By a GenomeWeb staff reporter
NEW YORK (GenomeWeb News) – The National Institute of Nursing Research wants to use recent advances in genomic medicine to develop new applications for handling patients with chronic wounds, and plans to about $2 million to fund up to eight new projects to pursue that goal.

In a new request for applications, NINR said it plans to fund studies that will increase knowledge about the genomic mechanisms linked to the repair of chronic wounds, how to identify individuals who are at highest risk for developing them, and to enable the development of customized therapeutics and interventions that are tailored to an individual's genomic profile.

The institute plans to provide up to $275,000 per year for the two-year grants.

A range of research approaches have shown promise in this area, NINR points out.
Recent advances have made it possible to identify genes involved in chronic wound development and repair, and candidate genes have revealed SNPs that could be used as indicators of specific types of ulcers. Also, gene expression studies have shown differential expression of genes involved with inflammation and repair over the course of wound healing, and human and animal studies have demonstrated the roles of epigenetic mechanisms and non-coding RNAs in wound healing.
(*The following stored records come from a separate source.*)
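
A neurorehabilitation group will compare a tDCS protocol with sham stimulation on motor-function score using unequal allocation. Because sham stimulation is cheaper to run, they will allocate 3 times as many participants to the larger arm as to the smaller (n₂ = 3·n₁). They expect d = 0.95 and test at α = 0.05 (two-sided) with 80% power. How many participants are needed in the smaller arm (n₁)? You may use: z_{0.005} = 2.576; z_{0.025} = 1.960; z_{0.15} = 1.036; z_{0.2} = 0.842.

With allocation ratio k = n₂/n₁ = 3, Var(x̄₁−x̄₂) = σ²(1/n₁ + 1/(k·n₁)) = σ²·(k+1)/(k·n₁).
So n₁ = (1 + 1/k)·((z_{α/2} + z_β)/d)² = 1.333 × (2.802/0.95)².
n₁ = 1.333 × 8.70 = 11.6.
Round up: n₁ = 12, giving n₂ = 3 × 12 = 36.

n₁ = 12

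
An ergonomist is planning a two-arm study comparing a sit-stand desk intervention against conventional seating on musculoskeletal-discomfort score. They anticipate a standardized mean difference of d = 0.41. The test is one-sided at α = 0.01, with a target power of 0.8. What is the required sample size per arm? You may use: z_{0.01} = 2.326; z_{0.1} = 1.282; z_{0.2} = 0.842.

For two independent groups with equal n: n = 2·((z_{α} + z_β) / d)².
z_{α} + z_β = 2.326 + 0.842 = 3.168.
n = 2 × (3.168 / 0.41)² = 2 × 7.727² = 2 × 59.70 = 119.4.
Round up to the next whole participant.

n = 120 per group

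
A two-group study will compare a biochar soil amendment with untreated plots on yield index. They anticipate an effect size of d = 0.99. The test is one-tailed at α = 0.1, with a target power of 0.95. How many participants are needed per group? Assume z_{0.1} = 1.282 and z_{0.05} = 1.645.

For two independent groups with equal n: n = 2·((z_{α} + z_β) / d)².
z_{α} + z_β = 1.282 + 1.645 = 2.927.
n = 2 × (2.927 / 0.99)² = 2 × 2.957² = 2 × 8.74 = 17.5.
Round up to the next whole participant.

n = 18 per group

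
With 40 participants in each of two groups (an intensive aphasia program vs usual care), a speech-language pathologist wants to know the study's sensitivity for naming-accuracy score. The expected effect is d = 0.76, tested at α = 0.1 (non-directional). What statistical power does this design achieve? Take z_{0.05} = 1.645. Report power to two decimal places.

For two equal groups, power = Φ(d·√(n/2) − z_{α/2}).
d·√(n/2) = 0.76 × √(40/2) = 0.76 × 4.472 = 3.399.
z_β = 3.399 − 1.645 = 1.754.
Power = Φ(1.754) = 0.960.

power ≈ 0.96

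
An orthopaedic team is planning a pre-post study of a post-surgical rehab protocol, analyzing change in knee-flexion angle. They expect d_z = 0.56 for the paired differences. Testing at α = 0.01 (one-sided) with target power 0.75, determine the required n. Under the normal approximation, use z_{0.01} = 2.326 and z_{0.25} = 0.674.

n = 29 pairs

For a paired (one-sample on differences) test: n = ((z_{α} + z_β) / d)².
z_{α} + z_β = 2.326 + 0.674 = 3.000.
n = (3.000 / 0.56)² = 5.357² = 28.70.
Round up.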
"While these and other findings have shown great potential for using genomic information to assess the risk for developing chronic wounds as well to facilitate the healing process, ongoing research is needed to search for additional genomic markers, to characterize the functional properties of genomic variants, and to successfully combine genomic and non-genomic information to inform the search for effective treatments,"
NINR said in the RFA.

Investigators pursuing these grants could propose a number of types of projects, including, but not limited to elucidating genomic markers and mechanisms related to wound susceptibility, development, progression, and repair, such as identifying SNPS, CNVs, and non-coding genomic species; the investigation of epigenomic modifications, and determination of the effects of variants and epigenomic modifications on gene expression; and the development of strategies that incorporate genomic information with contributing factors, such as age, environment, and others.